D'autres analyses de sensibilité ont examiné l'effet du fait de n'avoir jamais fumé sur le risque de développer un cancer, la quantité d'alcool consommée par les personnes sur le risque de cancer, l'influence des niveaux d'activité physique dérivés de l'accéléromètre au lieu des niveaux d'activité physique déclarés par les participants, l'effet du respect effectif des 150 minutes d'activité physique modérée à vigoureuse recommandées par l'OMS par semaine, l'influence du sexe, l'influence des cancers liés à l'obésité et des cancers liés à l'inactivité, et surtout les niveaux d'activité physique continus plutôt que dichotomiques afin de mieux définir les relations dose-réponse. Toutes les analyses de sensibilité ont confirmé les résultats de l'analyse primaire.
L'utilisation d'un sous-ensemble de données aussi important renforce les conclusions, mais comme dans toute étude, certaines limites apparaissent ici aussi. Une partie importante à souligner est la mesure du tour de taille et de l'activité physique au départ. Ces variables peuvent avoir changé au cours des années de suivi, bien sûr, mais ces changements n'ont pas été pris en compte dans les analyses. De même, les données de la UK Biobank avaient un faible taux de réponse, et les personnes qui ont répondu étaient susceptibles d'avoir des niveaux d'activité physique relativement élevés (biais de sélection). Cela peut signifier que la situation réelle peut même être pire que ce qui est estimé ici.

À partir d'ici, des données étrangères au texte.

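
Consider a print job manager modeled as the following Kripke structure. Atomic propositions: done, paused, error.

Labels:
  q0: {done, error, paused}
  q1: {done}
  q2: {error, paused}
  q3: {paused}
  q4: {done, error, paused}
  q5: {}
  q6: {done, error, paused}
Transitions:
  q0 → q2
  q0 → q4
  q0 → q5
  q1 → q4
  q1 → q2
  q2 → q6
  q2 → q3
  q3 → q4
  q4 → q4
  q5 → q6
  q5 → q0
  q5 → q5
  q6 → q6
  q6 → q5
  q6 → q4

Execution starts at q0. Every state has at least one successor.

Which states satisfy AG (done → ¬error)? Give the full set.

States satisfying done → ¬error: {q1, q2, q3, q5}.
States satisfying AG (done → ¬error): ∅.

none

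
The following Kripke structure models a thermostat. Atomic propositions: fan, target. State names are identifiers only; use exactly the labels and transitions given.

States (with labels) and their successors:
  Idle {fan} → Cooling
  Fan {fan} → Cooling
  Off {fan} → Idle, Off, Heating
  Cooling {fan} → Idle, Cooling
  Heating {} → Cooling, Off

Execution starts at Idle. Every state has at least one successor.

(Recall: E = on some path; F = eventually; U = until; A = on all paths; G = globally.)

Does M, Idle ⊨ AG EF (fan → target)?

States satisfying EF (fan → target): {Off, Heating}.
States satisfying AG EF (fan → target): ∅.
Cooling is reachable from Idle and violates EF (fan → target), so AG fails at Idle.
Idle ∉ Sat(AG EF (fan → target)).

Does not hold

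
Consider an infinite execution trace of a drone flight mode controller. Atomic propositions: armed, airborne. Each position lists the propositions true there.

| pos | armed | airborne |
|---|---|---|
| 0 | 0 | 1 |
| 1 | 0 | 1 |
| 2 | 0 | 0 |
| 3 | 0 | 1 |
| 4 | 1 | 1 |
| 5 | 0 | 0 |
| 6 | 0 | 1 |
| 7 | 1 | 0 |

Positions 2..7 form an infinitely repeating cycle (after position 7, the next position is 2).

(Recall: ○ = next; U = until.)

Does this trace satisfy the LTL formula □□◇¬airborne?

Holds

□◇¬airborne holds at every position 0..7, and those are all positions ever visited, so □□◇¬airborne holds.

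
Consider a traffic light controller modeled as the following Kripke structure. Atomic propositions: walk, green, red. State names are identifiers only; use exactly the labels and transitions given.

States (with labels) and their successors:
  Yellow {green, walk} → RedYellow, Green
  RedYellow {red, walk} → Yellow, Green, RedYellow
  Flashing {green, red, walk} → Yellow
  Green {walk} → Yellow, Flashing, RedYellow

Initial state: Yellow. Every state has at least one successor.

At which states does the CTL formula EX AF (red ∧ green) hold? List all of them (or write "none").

States satisfying AF (red ∧ green): {Flashing}.
States satisfying EX AF (red ∧ green): {Green}.

{Green}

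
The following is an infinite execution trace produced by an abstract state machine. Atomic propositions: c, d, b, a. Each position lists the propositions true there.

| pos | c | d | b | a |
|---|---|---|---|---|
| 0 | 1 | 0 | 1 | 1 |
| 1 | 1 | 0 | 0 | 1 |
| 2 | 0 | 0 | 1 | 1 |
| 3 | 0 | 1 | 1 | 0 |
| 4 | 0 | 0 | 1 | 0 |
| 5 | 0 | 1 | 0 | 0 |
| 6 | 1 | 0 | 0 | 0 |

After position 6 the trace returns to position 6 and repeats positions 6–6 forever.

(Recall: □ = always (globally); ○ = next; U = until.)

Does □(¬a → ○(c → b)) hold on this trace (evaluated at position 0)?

No

¬a → ○(c → b) must hold at every position from 0 onward. It fails at position 5, so □(¬a → ○(c → b)) is false.
Positions where ¬a holds: 3, 4, 5, 6.
Check ○(c → b) at each: 3→ok, 4→ok, 5→fails, 6→fails.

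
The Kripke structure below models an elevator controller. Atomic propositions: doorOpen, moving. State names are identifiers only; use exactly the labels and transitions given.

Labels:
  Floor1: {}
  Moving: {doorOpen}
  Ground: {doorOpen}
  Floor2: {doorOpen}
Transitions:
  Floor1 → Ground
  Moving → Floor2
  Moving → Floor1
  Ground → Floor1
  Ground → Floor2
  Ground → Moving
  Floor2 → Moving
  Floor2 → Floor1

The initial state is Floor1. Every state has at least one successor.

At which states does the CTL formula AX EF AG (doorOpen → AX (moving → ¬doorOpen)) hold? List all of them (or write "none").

{Floor1, Moving, Ground, Floor2}

States satisfying EF AG (doorOpen → AX (moving → ¬doorOpen)): {Floor1, Moving, Ground, Floor2}.
States satisfying AX EF AG (doorOpen → AX (moving → ¬doorOpen)): {Floor1, Moving, Ground, Floor2}.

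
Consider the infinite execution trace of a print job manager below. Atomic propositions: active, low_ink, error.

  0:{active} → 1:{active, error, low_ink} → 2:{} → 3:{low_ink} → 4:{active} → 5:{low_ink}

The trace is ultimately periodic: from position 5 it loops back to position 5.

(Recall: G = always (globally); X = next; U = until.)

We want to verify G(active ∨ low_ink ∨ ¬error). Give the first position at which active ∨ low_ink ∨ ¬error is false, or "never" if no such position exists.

active ∨ low_ink ∨ ¬error holds at every position 0..5, and those are all the positions the trace ever visits, so the invariant G(active ∨ low_ink ∨ ¬error) is never violated.

never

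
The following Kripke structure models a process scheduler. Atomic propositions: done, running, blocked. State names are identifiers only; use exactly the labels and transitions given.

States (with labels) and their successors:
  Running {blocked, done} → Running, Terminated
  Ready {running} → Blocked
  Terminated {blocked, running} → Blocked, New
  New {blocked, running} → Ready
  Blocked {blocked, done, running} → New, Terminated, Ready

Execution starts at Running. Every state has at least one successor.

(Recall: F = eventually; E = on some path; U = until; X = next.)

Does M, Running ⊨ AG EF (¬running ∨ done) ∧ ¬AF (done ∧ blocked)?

States satisfying EF (¬running ∨ done): {Running, Ready, Terminated, New, Blocked}.
States satisfying AG EF (¬running ∨ done): {Running, Ready, Terminated, New, Blocked}.
States satisfying done ∧ blocked: {Running, Blocked}.
States satisfying AF (done ∧ blocked): {Running, Ready, Terminated, New, Blocked}.
States satisfying ¬AF (done ∧ blocked): ∅.
States satisfying AG EF (¬running ∨ done) ∧ ¬AF (done ∧ blocked): ∅.
Running ∉ Sat(AG EF (¬running ∨ done) ∧ ¬AF (done ∧ blocked)).

Violated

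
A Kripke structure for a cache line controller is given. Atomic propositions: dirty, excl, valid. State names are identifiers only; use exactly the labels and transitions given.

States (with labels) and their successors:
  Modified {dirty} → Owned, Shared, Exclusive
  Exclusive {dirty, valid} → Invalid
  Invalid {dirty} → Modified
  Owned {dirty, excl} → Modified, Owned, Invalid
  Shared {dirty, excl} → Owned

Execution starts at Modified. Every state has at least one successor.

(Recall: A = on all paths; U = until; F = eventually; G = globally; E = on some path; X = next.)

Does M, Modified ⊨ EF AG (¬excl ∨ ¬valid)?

Yes

States satisfying AG (¬excl ∨ ¬valid): {Modified, Exclusive, Invalid, Owned, Shared}.
States satisfying EF AG (¬excl ∨ ¬valid): {Modified, Exclusive, Invalid, Owned, Shared}.
Some path from Modified reaches a state where AG (¬excl ∨ ¬valid) holds.
Modified ∈ Sat(EF AG (¬excl ∨ ¬valid)).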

Un sous-ensemble de plus de 72 000 personnes a fourni des données d'accéléromètre sur 7 jours concernant leurs activités physiques. Pour la majorité des personnes, des questionnaires subjectifs de l'IPAQ ont été utilisés pour analyser leur niveau d'activité physique. Bien sûr, les données basées sur l'IPAQ peuvent être sujettes à des biais de rappel et de déclaration, mais les auteurs ont utilisé ces données subjectives de l'IPAQ et ont mené des analyses de sensibilité en utilisant les données objectives de l'accéléromètre dans un sous-ensemble de participants. Ces analyses ont révélé des résultats cohérents :
Le non-respect des directives de l'OMS concernant le tour de taille (>88cm pour les femmes et >102cm pour les hommes) augmente le risque de cancer de 11%, et le non-respect des directives concernant l'activité physique (au moins 150 minutes d'activité physique modérée à vigoureuse par semaine) entraîne une augmentation de 5% du risque de cancer. Le non-respect combiné des directives relatives au tour de taille et à l'activité physique augmente de 15 % le risque de développer un cancer.
Indépendamment des facteurs de prédisposition génétique, le risque de cancer peut être considérablement modifié en maintenant un poids sain tout au long de la vie et en pratiquant une activité physique hebdomadaire régulière. Même si une personne respecte les recommandations en matière d'activité physique, le fait d'avoir une obésité abdominale augmente encore considérablement le risque de certains cancers. Ces informations devraient être utilisées pour souligner l'importance de la gestion du poids, en particulier la réduction de la graisse abdominale, dans les stratégies de prévention du cancer pour les patients. Nous pouvons utiliser ces informations pour expliquer aux patients que même s'ils sont physiquement actifs, le fait d'avoir un tour de taille important les expose toujours à un risque plus élevé, et qu'il est crucial de s'attaquer à ces deux facteurs.